"The big Dream"

Jeff Chesemore

It’s 9:15 a.m. on January 12, 1970, at the Asilomar Conference Center in Monterey, California. Young Life’s founder, Jim Rayburn, stands up to speak to the staff. Fighting inoperable cancer, the former president knows this will be his last time addressing these dear friends.

What does someone say in a moment like this? What message burns in the heart?

For Jim, it’s “The Big Dream.”

“I’ve always felt a little twinge or something when I was introduced as the founder of this outfit. I am the founder, don’t get me wrong! But the reason for my embarrassment is that I always felt like a fella who founded something should at least know he was founding something. I didn’t have the slightest idea I was founding something …

I knew one thing, though — I knew that Jesus Christ was important. And I knew that anyone that didn’t have a chance to know Him deserved a chance — and that’s what Young Life is all about — and don’t you forget it! ... The Big Dream: that everyone has a right to know Jesus Christ, to know the facts concerning Him …

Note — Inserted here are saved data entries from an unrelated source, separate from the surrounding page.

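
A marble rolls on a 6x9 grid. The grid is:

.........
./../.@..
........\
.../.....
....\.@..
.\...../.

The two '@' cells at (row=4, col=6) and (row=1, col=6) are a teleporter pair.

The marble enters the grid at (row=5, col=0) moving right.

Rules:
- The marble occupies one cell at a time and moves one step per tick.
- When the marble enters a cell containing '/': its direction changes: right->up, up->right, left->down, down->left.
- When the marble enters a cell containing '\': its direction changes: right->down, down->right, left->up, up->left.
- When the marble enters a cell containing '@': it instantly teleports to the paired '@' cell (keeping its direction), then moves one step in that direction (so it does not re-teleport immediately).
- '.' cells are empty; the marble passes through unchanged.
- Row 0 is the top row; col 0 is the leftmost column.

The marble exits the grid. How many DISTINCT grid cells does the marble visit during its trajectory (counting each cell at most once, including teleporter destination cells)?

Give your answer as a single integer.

Answer: 2

Derivation:
Step 1: enter (5,0), '.' pass, move right to (5,1)
Step 2: enter (5,1), '\' deflects right->down, move down to (6,1)
Step 3: at (6,1) — EXIT via bottom edge, pos 1
Distinct cells visited: 2 (path length 2)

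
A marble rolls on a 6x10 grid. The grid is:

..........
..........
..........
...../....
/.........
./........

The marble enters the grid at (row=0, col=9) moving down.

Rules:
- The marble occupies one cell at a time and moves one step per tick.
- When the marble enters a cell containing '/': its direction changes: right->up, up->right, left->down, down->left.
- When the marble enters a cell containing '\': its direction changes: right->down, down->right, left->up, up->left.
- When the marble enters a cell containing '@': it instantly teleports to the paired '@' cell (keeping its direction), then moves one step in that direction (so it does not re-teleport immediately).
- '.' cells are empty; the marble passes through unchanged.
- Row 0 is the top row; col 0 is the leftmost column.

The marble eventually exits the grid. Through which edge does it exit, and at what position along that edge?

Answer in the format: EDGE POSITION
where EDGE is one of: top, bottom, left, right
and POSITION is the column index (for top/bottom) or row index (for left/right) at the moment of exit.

Step 1: enter (0,9), '.' pass, move down to (1,9)
Step 2: enter (1,9), '.' pass, move down to (2,9)
Step 3: enter (2,9), '.' pass, move down to (3,9)
Step 4: enter (3,9), '.' pass, move down to (4,9)
Step 5: enter (4,9), '.' pass, move down to (5,9)
Step 6: enter (5,9), '.' pass, move down to (6,9)
Step 7: at (6,9) — EXIT via bottom edge, pos 9

Answer: bottom 9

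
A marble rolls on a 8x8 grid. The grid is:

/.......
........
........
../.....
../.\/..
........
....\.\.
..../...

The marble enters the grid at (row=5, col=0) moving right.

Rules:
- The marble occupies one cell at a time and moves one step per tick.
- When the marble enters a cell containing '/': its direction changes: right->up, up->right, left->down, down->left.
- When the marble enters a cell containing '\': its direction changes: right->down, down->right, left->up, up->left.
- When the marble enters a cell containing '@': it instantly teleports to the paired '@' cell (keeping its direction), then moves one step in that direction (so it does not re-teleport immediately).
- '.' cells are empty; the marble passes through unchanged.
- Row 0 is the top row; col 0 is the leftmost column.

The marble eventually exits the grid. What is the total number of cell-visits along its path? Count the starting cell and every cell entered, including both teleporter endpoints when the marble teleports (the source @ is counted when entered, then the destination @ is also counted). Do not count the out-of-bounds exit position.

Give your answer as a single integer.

Step 1: enter (5,0), '.' pass, move right to (5,1)
Step 2: enter (5,1), '.' pass, move right to (5,2)
Step 3: enter (5,2), '.' pass, move right to (5,3)
Step 4: enter (5,3), '.' pass, move right to (5,4)
Step 5: enter (5,4), '.' pass, move right to (5,5)
Step 6: enter (5,5), '.' pass, move right to (5,6)
Step 7: enter (5,6), '.' pass, move right to (5,7)
Step 8: enter (5,7), '.' pass, move right to (5,8)
Step 9: at (5,8) — EXIT via right edge, pos 5
Path length (cell visits): 8

Answer: 8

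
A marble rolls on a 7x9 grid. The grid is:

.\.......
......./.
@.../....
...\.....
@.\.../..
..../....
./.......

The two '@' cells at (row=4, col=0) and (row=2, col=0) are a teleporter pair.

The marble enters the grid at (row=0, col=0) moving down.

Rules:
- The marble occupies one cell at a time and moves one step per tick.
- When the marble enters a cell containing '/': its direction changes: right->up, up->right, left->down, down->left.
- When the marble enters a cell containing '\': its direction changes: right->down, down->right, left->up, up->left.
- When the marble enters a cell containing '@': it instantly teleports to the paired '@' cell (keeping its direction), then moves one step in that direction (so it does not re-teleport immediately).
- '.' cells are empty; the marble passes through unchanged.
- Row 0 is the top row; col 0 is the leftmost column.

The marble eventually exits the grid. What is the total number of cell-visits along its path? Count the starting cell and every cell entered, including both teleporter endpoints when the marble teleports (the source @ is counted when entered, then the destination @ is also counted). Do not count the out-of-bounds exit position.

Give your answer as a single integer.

Step 1: enter (0,0), '.' pass, move down to (1,0)
Step 2: enter (1,0), '.' pass, move down to (2,0)
Step 3: enter (2,0), '@' teleport (2,0)->(4,0), also enter (4,0), move down to (5,0)
Step 4: enter (5,0), '.' pass, move down to (6,0)
Step 5: enter (6,0), '.' pass, move down to (7,0)
Step 6: at (7,0) — EXIT via bottom edge, pos 0
Path length (cell visits): 6

Answer: 6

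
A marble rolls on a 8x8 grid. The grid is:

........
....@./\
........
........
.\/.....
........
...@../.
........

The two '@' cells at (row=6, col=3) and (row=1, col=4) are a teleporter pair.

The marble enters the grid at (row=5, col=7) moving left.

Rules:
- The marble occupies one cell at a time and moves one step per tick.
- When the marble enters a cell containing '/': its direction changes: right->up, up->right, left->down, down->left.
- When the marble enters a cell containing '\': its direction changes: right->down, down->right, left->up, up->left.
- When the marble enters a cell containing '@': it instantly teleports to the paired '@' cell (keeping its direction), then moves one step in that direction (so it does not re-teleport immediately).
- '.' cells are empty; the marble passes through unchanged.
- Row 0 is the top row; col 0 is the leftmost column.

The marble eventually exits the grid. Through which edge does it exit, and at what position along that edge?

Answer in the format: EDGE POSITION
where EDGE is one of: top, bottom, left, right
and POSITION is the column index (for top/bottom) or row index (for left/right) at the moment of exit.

Answer: left 5

Derivation:
Step 1: enter (5,7), '.' pass, move left to (5,6)
Step 2: enter (5,6), '.' pass, move left to (5,5)
Step 3: enter (5,5), '.' pass, move left to (5,4)
Step 4: enter (5,4), '.' pass, move left to (5,3)
Step 5: enter (5,3), '.' pass, move left to (5,2)
Step 6: enter (5,2), '.' pass, move left to (5,1)
Step 7: enter (5,1), '.' pass, move left to (5,0)
Step 8: enter (5,0), '.' pass, move left to (5,-1)
Step 9: at (5,-1) — EXIT via left edge, pos 5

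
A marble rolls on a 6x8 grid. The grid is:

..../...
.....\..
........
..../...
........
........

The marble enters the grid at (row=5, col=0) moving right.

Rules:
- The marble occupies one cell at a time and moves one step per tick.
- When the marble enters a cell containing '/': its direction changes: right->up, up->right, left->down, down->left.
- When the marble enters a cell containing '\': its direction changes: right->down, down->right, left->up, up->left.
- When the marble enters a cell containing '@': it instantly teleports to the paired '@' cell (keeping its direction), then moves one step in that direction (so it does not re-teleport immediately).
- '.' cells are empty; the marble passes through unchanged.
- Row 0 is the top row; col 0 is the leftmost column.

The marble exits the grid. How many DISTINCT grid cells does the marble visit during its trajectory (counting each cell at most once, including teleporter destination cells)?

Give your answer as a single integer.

Answer: 8

Derivation:
Step 1: enter (5,0), '.' pass, move right to (5,1)
Step 2: enter (5,1), '.' pass, move right to (5,2)
Step 3: enter (5,2), '.' pass, move right to (5,3)
Step 4: enter (5,3), '.' pass, move right to (5,4)
Step 5: enter (5,4), '.' pass, move right to (5,5)
Step 6: enter (5,5), '.' pass, move right to (5,6)
Step 7: enter (5,6), '.' pass, move right to (5,7)
Step 8: enter (5,7), '.' pass, move right to (5,8)
Step 9: at (5,8) — EXIT via right edge, pos 5
Distinct cells visited: 8 (path length 8)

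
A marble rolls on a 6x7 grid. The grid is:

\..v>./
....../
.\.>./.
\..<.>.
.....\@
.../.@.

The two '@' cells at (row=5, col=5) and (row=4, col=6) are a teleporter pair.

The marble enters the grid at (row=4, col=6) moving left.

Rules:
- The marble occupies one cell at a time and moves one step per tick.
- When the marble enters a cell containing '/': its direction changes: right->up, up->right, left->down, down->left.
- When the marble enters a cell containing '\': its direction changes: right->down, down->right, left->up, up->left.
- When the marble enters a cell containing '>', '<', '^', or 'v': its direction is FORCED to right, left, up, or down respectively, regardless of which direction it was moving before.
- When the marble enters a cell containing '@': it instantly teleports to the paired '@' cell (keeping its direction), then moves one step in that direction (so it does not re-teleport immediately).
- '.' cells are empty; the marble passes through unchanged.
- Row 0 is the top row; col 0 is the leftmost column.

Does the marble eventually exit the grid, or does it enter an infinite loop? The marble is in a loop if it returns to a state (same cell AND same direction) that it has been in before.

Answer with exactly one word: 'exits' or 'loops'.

Step 1: enter (4,6), '@' teleport (4,6)->(5,5), also enter (5,5), move left to (5,4)
Step 2: enter (5,4), '.' pass, move left to (5,3)
Step 3: enter (5,3), '/' deflects left->down, move down to (6,3)
Step 4: at (6,3) — EXIT via bottom edge, pos 3

Answer: exits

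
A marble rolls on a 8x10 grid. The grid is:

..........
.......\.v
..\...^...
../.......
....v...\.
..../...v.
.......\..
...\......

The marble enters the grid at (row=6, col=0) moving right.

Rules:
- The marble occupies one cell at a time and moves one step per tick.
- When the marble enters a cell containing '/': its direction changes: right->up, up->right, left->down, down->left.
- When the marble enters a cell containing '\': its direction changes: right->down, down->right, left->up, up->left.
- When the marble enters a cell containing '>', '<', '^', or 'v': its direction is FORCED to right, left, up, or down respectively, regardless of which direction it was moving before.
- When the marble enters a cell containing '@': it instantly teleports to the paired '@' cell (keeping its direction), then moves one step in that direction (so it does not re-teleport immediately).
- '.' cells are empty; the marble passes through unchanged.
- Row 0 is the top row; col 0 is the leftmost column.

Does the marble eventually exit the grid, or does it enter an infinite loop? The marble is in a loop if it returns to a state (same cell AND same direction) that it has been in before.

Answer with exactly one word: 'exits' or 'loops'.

Answer: exits

Derivation:
Step 1: enter (6,0), '.' pass, move right to (6,1)
Step 2: enter (6,1), '.' pass, move right to (6,2)
Step 3: enter (6,2), '.' pass, move right to (6,3)
Step 4: enter (6,3), '.' pass, move right to (6,4)
Step 5: enter (6,4), '.' pass, move right to (6,5)
Step 6: enter (6,5), '.' pass, move right to (6,6)
Step 7: enter (6,6), '.' pass, move right to (6,7)
Step 8: enter (6,7), '\' deflects right->down, move down to (7,7)
Step 9: enter (7,7), '.' pass, move down to (8,7)
Step 10: at (8,7) — EXIT via bottom edge, pos 7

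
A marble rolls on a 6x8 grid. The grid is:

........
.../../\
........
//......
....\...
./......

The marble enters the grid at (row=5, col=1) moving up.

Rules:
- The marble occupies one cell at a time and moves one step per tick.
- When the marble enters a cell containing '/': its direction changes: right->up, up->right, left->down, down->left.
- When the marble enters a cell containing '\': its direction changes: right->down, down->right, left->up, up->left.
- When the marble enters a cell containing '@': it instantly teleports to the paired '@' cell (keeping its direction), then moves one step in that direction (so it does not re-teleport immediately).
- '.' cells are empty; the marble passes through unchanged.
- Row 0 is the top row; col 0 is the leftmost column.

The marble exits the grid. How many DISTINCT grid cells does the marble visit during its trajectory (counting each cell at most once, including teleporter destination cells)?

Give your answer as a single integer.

Step 1: enter (5,1), '/' deflects up->right, move right to (5,2)
Step 2: enter (5,2), '.' pass, move right to (5,3)
Step 3: enter (5,3), '.' pass, move right to (5,4)
Step 4: enter (5,4), '.' pass, move right to (5,5)
Step 5: enter (5,5), '.' pass, move right to (5,6)
Step 6: enter (5,6), '.' pass, move right to (5,7)
Step 7: enter (5,7), '.' pass, move right to (5,8)
Step 8: at (5,8) — EXIT via right edge, pos 5
Distinct cells visited: 7 (path length 7)

Answer: 7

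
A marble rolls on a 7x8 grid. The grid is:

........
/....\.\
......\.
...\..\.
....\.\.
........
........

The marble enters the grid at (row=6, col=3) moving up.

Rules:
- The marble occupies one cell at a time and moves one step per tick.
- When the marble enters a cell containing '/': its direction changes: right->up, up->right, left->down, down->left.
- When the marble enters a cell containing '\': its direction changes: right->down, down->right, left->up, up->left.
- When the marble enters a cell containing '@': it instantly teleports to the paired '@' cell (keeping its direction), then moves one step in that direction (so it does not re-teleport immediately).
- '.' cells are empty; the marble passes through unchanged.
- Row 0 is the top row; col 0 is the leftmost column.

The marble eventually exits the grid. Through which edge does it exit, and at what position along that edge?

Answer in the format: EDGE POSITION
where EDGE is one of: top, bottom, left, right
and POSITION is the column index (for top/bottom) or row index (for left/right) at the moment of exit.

Answer: left 3

Derivation:
Step 1: enter (6,3), '.' pass, move up to (5,3)
Step 2: enter (5,3), '.' pass, move up to (4,3)
Step 3: enter (4,3), '.' pass, move up to (3,3)
Step 4: enter (3,3), '\' deflects up->left, move left to (3,2)
Step 5: enter (3,2), '.' pass, move left to (3,1)
Step 6: enter (3,1), '.' pass, move left to (3,0)
Step 7: enter (3,0), '.' pass, move left to (3,-1)
Step 8: at (3,-1) — EXIT via left edge, pos 3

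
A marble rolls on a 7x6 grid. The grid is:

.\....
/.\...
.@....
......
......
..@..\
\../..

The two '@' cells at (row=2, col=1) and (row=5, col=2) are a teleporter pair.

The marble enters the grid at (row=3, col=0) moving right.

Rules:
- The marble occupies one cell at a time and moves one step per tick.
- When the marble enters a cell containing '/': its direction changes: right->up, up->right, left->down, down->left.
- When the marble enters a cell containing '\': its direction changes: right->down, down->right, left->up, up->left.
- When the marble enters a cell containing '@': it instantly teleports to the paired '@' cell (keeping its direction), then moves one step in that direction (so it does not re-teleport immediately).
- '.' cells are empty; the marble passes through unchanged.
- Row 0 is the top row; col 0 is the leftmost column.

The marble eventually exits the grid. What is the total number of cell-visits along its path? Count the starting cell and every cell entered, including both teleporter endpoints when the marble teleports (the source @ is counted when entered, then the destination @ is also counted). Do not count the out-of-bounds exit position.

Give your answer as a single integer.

Step 1: enter (3,0), '.' pass, move right to (3,1)
Step 2: enter (3,1), '.' pass, move right to (3,2)
Step 3: enter (3,2), '.' pass, move right to (3,3)
Step 4: enter (3,3), '.' pass, move right to (3,4)
Step 5: enter (3,4), '.' pass, move right to (3,5)
Step 6: enter (3,5), '.' pass, move right to (3,6)
Step 7: at (3,6) — EXIT via right edge, pos 3
Path length (cell visits): 6

Answer: 6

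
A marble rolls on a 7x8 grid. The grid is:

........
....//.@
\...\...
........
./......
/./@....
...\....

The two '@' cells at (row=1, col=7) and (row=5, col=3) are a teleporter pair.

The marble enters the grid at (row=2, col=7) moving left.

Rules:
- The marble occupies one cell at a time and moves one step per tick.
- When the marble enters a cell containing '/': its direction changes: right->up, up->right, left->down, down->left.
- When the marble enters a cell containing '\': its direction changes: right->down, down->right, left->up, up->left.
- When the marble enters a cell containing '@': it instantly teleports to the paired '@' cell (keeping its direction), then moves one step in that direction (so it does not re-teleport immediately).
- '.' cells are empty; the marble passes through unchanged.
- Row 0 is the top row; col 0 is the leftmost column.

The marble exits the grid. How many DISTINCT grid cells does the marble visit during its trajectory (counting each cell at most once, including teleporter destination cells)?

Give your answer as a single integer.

Step 1: enter (2,7), '.' pass, move left to (2,6)
Step 2: enter (2,6), '.' pass, move left to (2,5)
Step 3: enter (2,5), '.' pass, move left to (2,4)
Step 4: enter (2,4), '\' deflects left->up, move up to (1,4)
Step 5: enter (1,4), '/' deflects up->right, move right to (1,5)
Step 6: enter (1,5), '/' deflects right->up, move up to (0,5)
Step 7: enter (0,5), '.' pass, move up to (-1,5)
Step 8: at (-1,5) — EXIT via top edge, pos 5
Distinct cells visited: 7 (path length 7)

Answer: 7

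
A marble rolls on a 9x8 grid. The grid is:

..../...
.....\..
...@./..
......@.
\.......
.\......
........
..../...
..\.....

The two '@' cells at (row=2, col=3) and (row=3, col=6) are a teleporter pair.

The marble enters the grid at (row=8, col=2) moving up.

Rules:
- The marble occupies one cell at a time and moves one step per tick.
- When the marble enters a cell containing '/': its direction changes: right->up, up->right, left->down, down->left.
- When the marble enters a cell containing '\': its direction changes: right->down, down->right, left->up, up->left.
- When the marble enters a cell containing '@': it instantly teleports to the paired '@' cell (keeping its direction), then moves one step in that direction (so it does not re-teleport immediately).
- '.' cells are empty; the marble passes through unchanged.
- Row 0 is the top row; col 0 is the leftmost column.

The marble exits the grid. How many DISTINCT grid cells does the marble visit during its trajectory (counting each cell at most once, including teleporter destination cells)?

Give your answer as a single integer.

Step 1: enter (8,2), '\' deflects up->left, move left to (8,1)
Step 2: enter (8,1), '.' pass, move left to (8,0)
Step 3: enter (8,0), '.' pass, move left to (8,-1)
Step 4: at (8,-1) — EXIT via left edge, pos 8
Distinct cells visited: 3 (path length 3)

Answer: 3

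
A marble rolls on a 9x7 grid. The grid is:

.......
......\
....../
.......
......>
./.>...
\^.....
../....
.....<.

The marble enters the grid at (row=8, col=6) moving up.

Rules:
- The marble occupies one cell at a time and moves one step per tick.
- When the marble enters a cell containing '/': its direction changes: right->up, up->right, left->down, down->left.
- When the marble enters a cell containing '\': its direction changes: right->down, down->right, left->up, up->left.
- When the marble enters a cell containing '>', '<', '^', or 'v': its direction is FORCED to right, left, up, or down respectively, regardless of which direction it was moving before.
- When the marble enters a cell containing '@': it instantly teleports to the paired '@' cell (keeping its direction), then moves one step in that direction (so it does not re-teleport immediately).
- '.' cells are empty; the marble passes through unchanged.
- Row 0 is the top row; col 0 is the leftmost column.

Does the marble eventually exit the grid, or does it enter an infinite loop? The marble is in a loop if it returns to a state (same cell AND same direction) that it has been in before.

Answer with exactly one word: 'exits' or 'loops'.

Step 1: enter (8,6), '.' pass, move up to (7,6)
Step 2: enter (7,6), '.' pass, move up to (6,6)
Step 3: enter (6,6), '.' pass, move up to (5,6)
Step 4: enter (5,6), '.' pass, move up to (4,6)
Step 5: enter (4,6), '>' forces up->right, move right to (4,7)
Step 6: at (4,7) — EXIT via right edge, pos 4

Answer: exits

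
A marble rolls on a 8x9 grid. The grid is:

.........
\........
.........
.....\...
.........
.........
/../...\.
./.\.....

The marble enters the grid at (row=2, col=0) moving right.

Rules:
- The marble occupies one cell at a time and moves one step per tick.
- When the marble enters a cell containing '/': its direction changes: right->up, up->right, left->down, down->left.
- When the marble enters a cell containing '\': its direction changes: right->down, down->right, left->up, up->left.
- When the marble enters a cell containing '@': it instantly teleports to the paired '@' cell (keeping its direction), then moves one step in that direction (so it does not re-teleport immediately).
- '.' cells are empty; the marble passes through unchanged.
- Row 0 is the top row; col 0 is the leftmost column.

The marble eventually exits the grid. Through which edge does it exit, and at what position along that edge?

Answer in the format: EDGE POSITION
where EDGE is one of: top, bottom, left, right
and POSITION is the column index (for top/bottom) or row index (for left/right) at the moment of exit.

Step 1: enter (2,0), '.' pass, move right to (2,1)
Step 2: enter (2,1), '.' pass, move right to (2,2)
Step 3: enter (2,2), '.' pass, move right to (2,3)
Step 4: enter (2,3), '.' pass, move right to (2,4)
Step 5: enter (2,4), '.' pass, move right to (2,5)
Step 6: enter (2,5), '.' pass, move right to (2,6)
Step 7: enter (2,6), '.' pass, move right to (2,7)
Step 8: enter (2,7), '.' pass, move right to (2,8)
Step 9: enter (2,8), '.' pass, move right to (2,9)
Step 10: at (2,9) — EXIT via right edge, pos 2

Answer: right 2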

They have a right to know who He is; they have a right to know what He’s done for them. They have a right to know how they relate to that. They have a right to know Him personally. Furthermore, they have a right to make their own choice of Him ... That’s not just what Young Life’s all about; that’s all that Young Life’s all about — Jesus Christ …”

We’ve named this space “The Last Word.” Only fitting then that some of our founder’s last words are still first in our hearts. The belief that “Young Life is all about Jesus” flows out of a man who embodied this sentiment. As flawed as you and me, Jim Rayburn nevertheless embraced the abundant life Jesus offers each of us. It was this “life to the full” he loved to share with kids.

Abundant is not synonymous with happiness, although there is great joy in following the Savior. Life to the full means exactly that — a life fully lived. One running the gamut of emotions (not only laughter, but tears), and experiences (not only mountaintops, but valleys). It’s a life lived in community with the Father, Son and Spirit, and the “fellow followers” the Lord provides us in the here and now.

So, lastly, three questions:

  1. What would you like your last words to be?
  2. Would you characterize your life as “abundant”?
  3. Is Jesus all​ your life is about?